When disconnected, the system still mutates—but continuously, aimlessly. Color shifts. Particles move. But there are no events, no punctuation, no external signal structuring the change.
The manner of connected transitions depends on the observation regime: Sparse observation → sharp, punctuated transitions. Dense observation → smoother, more fluid transitions. Uncertain observation → softened, ambiguous states.
This reflects a core idea shared by both cryptography and quantum theory: outcomes are independent of observers, but observation governs when outcomes may be revealed.

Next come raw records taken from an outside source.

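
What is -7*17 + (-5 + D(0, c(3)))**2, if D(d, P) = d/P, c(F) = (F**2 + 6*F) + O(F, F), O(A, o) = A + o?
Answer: -94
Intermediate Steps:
c(F) = F**2 + 8*F (c(F) = (F**2 + 6*F) + (F + F) = (F**2 + 6*F) + 2*F = F**2 + 8*F)
-7*17 + (-5 + D(0, c(3)))**2 = -7*17 + (-5 + 0/((3*(8 + 3))))**2 = -119 + (-5 + 0/((3*11)))**2 = -119 + (-5 + 0/33)**2 = -119 + (-5 + 0*(1/33))**2 = -119 + (-5 + 0)**2 = -119 + (-5)**2 = -119 + 25 = -94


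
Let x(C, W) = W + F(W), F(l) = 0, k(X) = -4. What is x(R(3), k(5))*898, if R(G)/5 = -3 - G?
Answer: -3592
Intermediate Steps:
R(G) = -15 - 5*G (R(G) = 5*(-3 - G) = -15 - 5*G)
x(C, W) = W (x(C, W) = W + 0 = W)
x(R(3), k(5))*898 = -4*898 = -3592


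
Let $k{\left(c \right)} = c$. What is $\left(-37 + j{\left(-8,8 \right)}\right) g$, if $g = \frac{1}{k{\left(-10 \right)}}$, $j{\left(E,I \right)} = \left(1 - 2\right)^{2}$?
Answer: $\frac{18}{5} \approx 3.6$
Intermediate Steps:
$j{\left(E,I \right)} = 1$ ($j{\left(E,I \right)} = \left(-1\right)^{2} = 1$)
$g = - \frac{1}{10}$ ($g = \frac{1}{-10} = - \frac{1}{10} \approx -0.1$)
$\left(-37 + j{\left(-8,8 \right)}\right) g = \left(-37 + 1\right) \left(- \frac{1}{10}\right) = \left(-36\right) \left(- \frac{1}{10}\right) = \frac{18}{5}$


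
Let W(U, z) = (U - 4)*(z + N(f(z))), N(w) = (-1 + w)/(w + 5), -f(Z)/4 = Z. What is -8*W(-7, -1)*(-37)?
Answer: 6512/3 ≈ 2170.7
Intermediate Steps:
f(Z) = -4*Z
N(w) = (-1 + w)/(5 + w)
W(U, z) = (-4 + U)*(z + (-1 - 4*z)/(5 - 4*z)) (W(U, z) = (U - 4)*(z + (-1 - 4*z)/(5 - 4*z)) = (-4 + U)*(z + (-1 - 4*z)/(5 - 4*z)))
-8*W(-7, -1)*(-37) = -8*(-4 - 16*(-1) - 7*(1 + 4*(-1)) - (-5 + 4*(-1))*(-4 - 7))/(-5 + 4*(-1))*(-37) = -8*(-4 + 16 - 7*(1 - 4) - 1*(-5 - 4)*(-11))/(-5 - 4)*(-37) = -8*(-4 + 16 - 7*(-3) - 1*(-9)*(-11))/(-9)*(-37) = -(-8)*(-4 + 16 + 21 - 99)/9*(-37) = -(-8)*(-66)/9*(-37) = -8*22/3*(-37) = -176/3*(-37) = 6512/3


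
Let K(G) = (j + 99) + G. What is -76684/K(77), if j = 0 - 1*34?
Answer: -38342/71 ≈ -540.03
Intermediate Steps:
j = -34 (j = 0 - 34 = -34)
K(G) = 65 + G (K(G) = (-34 + 99) + G = 65 + G)
-76684/K(77) = -76684/(65 + 77) = -76684/142 = -76684*1/142 = -38342/71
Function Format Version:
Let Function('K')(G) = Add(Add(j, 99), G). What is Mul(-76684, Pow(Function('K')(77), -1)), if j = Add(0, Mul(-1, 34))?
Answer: Rational(-38342, 71) ≈ -540.03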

All connected observers receive the same drand values at the same moments. The discrete events are synchronized—everyone sees a transition at the same instant.
But between events, the visual field evolves locally. Frame rates differ. Devices drift. Two observers watching the same system will see the same punctuation but different wandering.
The randomness is shared. The time between randomness is not.
This is not an interactive artwork. You cannot control it. You cannot request a change. The system acknowledges observation without responding to intention.
Nothing here is personalized. Nothing is optimized for engagement. The system does not know who you are—only that someone is here.
This work is not a simulation of quantum mechanics. It does not claim to model physical reality. Instead, it enacts structural ideas shared by quantum measurement and cryptographic systems: Unpredictability is fundamental. Verification matters more than trust. Events occur discretely, not continuously. Observation has consequences without control.
The artwork does not invent randomness. It does not smooth it. It waits for it. And when no one is waiting with it, it wanders.
Randomness provided by drand, a publicly verifiable, decentralized randomness beacon operated by the League of Entropy.